Foi muito difícil. Os meus pais deram-me uma educação muito má. Olhava para os meus amigos, via-os seguir por maus caminhos mas sabia que não podia fazer o mesmo. Optei pelo futebol e foi o futebol que me salvou.
«Estar aqui é um sonho realizado»
Se não fosse o futebol, o Tiago teria também optado pelos piores caminhos?
Se calhar... Isso depende da cabeça de cada um. Mas se não fosse o futebol, talvez optasse por outra coisa boa. Acho que nunca faria o que eles fizeram. Mas quem sabe...
Tem muitos exemplos negativos nos seus amigos de infância?

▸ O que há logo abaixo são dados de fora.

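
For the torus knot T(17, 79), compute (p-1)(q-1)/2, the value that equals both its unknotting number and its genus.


For a torus knot T(p,q), both the unknotting number and genus equal (p-1)(q-1)/2.
= (17-1)(79-1)/2
= 16*78/2
= 1248/2 = 624

624


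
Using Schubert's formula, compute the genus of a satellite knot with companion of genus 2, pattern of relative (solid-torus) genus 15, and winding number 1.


Schubert: g(satellite) = g_rel(pattern) + |winding| * g(companion),
where g_rel(pattern) is the genus of the pattern relative to the solid torus.
= 15 + 1 * 2
= 15 + 2 = 17

17


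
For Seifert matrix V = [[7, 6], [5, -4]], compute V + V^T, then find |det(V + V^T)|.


Step 1: Form V + V^T where V = [[7, 6], [5, -4]]
  V^T = [[7, 5], [6, -4]]
  V + V^T = [[14, 11], [11, -8]]
Step 2: det(V + V^T) = 14*(-8) - 11*11
  = -112 - 121 = -233
Step 3: Knot determinant = |det(V + V^T)| = |-233| = 233

233


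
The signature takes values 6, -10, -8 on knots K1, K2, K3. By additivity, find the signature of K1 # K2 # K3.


The signature is additive under connected sum.
signature(K1 # K2 # K3) = (6) + (-10) + (-8)
= -12

-12


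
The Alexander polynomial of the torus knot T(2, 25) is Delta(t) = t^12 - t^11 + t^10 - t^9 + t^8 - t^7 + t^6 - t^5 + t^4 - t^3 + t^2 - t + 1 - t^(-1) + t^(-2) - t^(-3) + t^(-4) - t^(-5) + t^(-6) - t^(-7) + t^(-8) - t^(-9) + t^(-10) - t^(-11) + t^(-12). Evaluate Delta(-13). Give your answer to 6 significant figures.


Substituting t = -13 into Delta(t) = t^12 - t^11 + t^10 - t^9 + t^8 - t^7 + t^6 - t^5 + t^4 - t^3 + t^2 - t + 1 - t^(-1) + t^(-2) - t^(-3) + t^(-4) - t^(-5) + t^(-6) - t^(-7) + t^(-8) - t^(-9) + t^(-10) - t^(-11) + t^(-12):
Term values: (23298085122481) + (1792160394037) + (137858491849) + (10604499373) + (815730721) + (62748517) + (4826809) + (371293) + (28561) + (2197) + (169) + (13) + (1) + (0.0769231) + (0.00591716) + (0.000455166) + (3.50128e-05) + (2.69329e-06) + (2.07176e-07) + (1.59366e-08) + (1.22589e-09) + (9.42996e-11) + (7.25382e-12) + (5.57986e-13) + (4.2922e-14)
Sum = 2.523959222e+13
Rounded to 6 significant figures: 2.52396e+13

2.52396e+13


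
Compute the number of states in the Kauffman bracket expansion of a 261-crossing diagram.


Each crossing contributes 2 choices (A-smoothing or B-smoothing).
Total states = 2^261 = 3705346855594118253554271520278013051304639509300498049262642688253220148477952

3705346855594118253554271520278013051304639509300498049262642688253220148477952


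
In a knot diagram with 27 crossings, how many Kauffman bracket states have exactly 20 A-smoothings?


We choose which 20 of 27 crossings get A-smoothings.
C(27, 20) = 27! / (20! * 7!)
= 888030

888030


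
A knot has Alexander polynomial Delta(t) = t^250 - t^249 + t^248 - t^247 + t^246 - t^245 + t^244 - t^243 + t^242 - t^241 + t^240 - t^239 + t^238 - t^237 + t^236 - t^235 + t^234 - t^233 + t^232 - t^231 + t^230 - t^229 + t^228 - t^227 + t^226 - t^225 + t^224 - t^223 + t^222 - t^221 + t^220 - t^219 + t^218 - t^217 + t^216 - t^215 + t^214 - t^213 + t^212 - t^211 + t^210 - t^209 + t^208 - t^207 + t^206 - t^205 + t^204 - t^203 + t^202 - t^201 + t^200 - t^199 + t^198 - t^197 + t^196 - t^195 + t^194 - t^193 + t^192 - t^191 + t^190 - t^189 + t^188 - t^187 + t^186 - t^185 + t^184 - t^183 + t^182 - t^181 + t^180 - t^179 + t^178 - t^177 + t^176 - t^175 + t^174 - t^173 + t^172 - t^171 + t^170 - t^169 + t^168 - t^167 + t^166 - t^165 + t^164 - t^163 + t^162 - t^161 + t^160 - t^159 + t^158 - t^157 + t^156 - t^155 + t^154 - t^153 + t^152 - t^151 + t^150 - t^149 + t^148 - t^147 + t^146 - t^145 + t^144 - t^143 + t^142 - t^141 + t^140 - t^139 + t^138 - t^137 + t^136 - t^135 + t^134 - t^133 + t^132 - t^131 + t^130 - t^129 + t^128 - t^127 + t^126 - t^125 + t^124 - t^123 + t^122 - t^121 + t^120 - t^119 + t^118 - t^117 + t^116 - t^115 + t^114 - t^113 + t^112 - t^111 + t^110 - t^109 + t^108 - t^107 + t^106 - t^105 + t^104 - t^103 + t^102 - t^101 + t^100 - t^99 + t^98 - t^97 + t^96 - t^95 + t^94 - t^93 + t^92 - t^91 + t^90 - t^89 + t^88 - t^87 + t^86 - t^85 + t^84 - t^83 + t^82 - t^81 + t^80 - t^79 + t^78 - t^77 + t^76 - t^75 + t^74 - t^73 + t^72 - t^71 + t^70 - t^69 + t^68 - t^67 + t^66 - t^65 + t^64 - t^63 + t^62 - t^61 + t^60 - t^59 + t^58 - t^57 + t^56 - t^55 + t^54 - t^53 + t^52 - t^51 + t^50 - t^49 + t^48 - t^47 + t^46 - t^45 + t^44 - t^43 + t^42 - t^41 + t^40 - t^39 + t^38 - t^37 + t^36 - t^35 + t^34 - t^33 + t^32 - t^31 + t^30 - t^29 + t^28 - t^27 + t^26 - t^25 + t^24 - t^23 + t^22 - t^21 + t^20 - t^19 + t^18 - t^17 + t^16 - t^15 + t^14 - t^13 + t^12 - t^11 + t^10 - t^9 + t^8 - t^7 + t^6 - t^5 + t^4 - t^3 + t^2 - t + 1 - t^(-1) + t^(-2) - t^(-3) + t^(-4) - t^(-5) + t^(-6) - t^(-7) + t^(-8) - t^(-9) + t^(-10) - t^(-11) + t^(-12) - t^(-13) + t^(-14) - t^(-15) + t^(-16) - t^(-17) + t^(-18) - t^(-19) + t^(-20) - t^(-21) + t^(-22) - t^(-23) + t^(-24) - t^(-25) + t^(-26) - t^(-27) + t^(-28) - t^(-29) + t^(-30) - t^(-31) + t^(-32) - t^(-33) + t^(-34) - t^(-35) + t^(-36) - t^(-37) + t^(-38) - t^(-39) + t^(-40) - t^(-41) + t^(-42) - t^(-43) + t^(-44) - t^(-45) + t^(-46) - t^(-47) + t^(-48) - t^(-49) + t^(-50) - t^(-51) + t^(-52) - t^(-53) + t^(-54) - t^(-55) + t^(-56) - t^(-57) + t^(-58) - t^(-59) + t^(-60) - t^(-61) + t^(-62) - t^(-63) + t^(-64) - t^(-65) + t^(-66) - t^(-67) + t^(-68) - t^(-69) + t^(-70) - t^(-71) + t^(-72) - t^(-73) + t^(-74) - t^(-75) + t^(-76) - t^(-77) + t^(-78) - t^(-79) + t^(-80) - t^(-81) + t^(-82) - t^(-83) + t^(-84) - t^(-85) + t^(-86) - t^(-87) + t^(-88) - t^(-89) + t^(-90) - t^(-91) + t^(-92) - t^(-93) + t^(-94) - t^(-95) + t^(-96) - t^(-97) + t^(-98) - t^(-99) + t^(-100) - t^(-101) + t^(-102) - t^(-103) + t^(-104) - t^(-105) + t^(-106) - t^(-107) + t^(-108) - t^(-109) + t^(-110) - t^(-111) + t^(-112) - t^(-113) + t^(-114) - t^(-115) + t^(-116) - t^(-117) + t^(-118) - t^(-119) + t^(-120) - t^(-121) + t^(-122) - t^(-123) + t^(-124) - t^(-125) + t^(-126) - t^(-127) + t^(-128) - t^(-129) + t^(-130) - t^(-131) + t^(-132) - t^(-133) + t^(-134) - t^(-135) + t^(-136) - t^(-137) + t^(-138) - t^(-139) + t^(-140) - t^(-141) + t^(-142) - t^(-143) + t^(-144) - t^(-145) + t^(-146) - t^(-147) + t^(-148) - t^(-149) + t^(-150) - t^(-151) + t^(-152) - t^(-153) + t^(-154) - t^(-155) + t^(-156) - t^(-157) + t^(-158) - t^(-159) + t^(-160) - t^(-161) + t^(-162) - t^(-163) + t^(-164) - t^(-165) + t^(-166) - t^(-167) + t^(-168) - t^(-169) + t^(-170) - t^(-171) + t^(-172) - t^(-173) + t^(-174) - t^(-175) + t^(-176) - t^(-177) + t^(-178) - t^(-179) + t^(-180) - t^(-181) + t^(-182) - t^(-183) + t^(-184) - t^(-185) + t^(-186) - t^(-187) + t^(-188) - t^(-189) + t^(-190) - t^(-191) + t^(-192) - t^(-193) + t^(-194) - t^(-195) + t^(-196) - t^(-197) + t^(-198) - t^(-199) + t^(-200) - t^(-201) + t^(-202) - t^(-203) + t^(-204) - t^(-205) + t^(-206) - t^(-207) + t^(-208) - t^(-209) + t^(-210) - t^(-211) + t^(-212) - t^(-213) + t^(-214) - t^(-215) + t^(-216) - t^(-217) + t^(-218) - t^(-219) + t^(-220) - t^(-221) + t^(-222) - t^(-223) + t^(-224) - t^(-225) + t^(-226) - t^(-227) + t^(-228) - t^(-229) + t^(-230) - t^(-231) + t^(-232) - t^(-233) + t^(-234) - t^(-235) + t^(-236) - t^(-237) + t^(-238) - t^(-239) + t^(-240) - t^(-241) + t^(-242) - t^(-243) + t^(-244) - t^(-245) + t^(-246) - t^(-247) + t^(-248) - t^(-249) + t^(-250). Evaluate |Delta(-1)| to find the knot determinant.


Step 1: The polynomial has 501 terms with alternating signs, exponents from 250 down to -250.
Step 2: Substitute t = -1. The i-th term has coefficient (-1)^i and exponent (m-i),
  so its value is (-1)^i * (-1)^(m-i) = (-1)^m = 1 for every i.
Step 3: All 501 terms equal 1, so Delta(-1) = 501 * (1) = 501
Step 4: |Delta(-1)| = 501

501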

Tenho muitos exemplos desses. Um deles morava praticamente em minha casa. Era amigo do meu pai também. Foi para lá e alguns dias depois teve um acidente de moto e morreu. Outros estiveram presos, saíram e nem me reconhecem às vezes, porque eu era muito pequeno quando eles foram para a cadeia. Mas agora estou a jogar na primeira divisão e eles dizem-me «afinal conseguiste!» São vidas difíceis.
«Parecido com o Ronaldo? Só nos livres»
Ainda vive na Biquinha. Tenta falar com esses amigos e puxá-los para o lado bom da vida?
Todos os dias. Eu vou para casa e eles estão em grupo. Chamam-me sempre e eu digo-lhes para eles se acalmarem, para se afastarem desse tipo de vida, pois qualquer dia são eles a morrer. Mas levam isso na brincadeira, infelizmente.
O Tiago transporta para o relvado um bocadinho dessa rebeldia e irreverência que adquiriu no seu bairro?
Transporto, sem dúvida. Aquele futebol de rua, com raça. Por isso dizem que sou muito rebelde. Aprendi muito a jogar no bairro.